New mortgage foreclosure trend: address errors

In recent months, I have noticed 2 address-related problems for people facing mortgage foreclosure:

1. Mortgage companies changing correspondence address listings in their computer records to a different street number than the mortgaged property address; and

2. US Postal workers flagging homes receiving foreclosure correspondence as “vacated.”

As to the first problem, with record level foreclosures and frequent reassignments of mortgage accounts, it is not surprising that a mortgage company or servicing agent could make the honest mistake of entering an address incorrectly. However, this is very difficult for you, the homeowner, to catch such a mistake until after the fact. The cynic in me sees this as a rather questionable error. Foreclosure avoidance notices (with strict deadlines) going to the wrong address? Suddenly the homeowner has no ability to respond, because he/she never got the notice? It seems very suspicious, if not down right mailicious. And if the mortgage company shuts down your online access to your account in the process of a default on payments, it can be very difficult to stay informed about the status of your loan other than by mail deliveries.

As to the second problem, if your mail is delivered while you are at work, you may not realize that postal workers monitor addresses to determine if a property is vacated or if a resident may have moved. When you go through foreclosure, you will get various solicitations from “foreclosure rescue” companies along with legitimate mail from the major foreclosure law firms and your mortgage company. Post Office employees recognize these return addresses and start to question whether you still live at your home. In particular nowadays with so many monthly bills being sent via email, if the majority of your incoming mail is foreclosure-related or junkmail, and if your mail carrier hasn’t seen you at home during delivery hours, a well-intentioned worker may take it upon him or herself to decide you do not live there anymore. Next, they will start returning mail addressed to you. And you are none the wiser.

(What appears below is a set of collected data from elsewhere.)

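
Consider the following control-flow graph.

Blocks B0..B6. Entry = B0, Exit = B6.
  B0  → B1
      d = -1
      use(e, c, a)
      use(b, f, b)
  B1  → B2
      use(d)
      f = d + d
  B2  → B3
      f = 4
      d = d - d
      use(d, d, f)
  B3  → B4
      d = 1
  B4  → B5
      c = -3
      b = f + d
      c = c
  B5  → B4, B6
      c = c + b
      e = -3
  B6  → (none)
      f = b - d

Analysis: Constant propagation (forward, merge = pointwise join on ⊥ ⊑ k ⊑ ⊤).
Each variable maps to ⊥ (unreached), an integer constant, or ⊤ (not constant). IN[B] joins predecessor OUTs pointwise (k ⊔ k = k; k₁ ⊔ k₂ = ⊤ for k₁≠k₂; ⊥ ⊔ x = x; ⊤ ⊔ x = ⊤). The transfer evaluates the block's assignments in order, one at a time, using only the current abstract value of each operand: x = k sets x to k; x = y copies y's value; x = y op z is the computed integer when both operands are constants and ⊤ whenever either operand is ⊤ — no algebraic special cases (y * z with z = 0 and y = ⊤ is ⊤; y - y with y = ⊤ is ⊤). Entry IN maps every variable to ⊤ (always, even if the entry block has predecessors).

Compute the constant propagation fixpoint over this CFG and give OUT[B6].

Answer: {a: ⊤, b: 5, c: 2, d: 1, e: -3, f: 4}

Derivation:
Fixpoint table:
  B0:   IN=(all ⊤)   OUT={d:-1; rest ⊤}
  B1:   IN={d:-1; rest ⊤}   OUT={d:-1, f:-2; rest ⊤}
  B2:   IN={d:-1, f:-2; rest ⊤}   OUT={d:0, f:4; rest ⊤}
  B3:   IN={d:0, f:4; rest ⊤}   OUT={d:1, f:4; rest ⊤}
  B4:   IN={d:1, f:4; rest ⊤}   OUT={b:5, c:-3, d:1, f:4; rest ⊤}
  B5:   IN={b:5, c:-3, d:1, f:4; rest ⊤}   OUT={b:5, c:2, d:1, e:-3, f:4; rest ⊤}
  B6:   IN={b:5, c:2, d:1, e:-3, f:4; rest ⊤}   OUT={b:5, c:2, d:1, e:-3, f:4; rest ⊤}

Merge at B6: IN[B6] = OUT[B5] = {a: ⊤, b: 5, c: 2, d: 1, e: -3, f: 4}
Applying B6's transfer function to that IN value gives OUT[B6] (row B6 above).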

My advice for the first problem is the same as for the second: get to know your US Post Office letter carrier! Stop him or her some day and introduce yourself. Let them know that you do live there. If they find something going to your zip code that has the wrong street number on it, they may redirect it to you. And if they know you’re still in the home, they won’t go adding you to their “moved” list.

There is no end to unforeseen problems when it comes to surviving foreclosure. When in doubt, it cannot hurt to make a friendly introduction of yourself to your neighborhood letter carrier.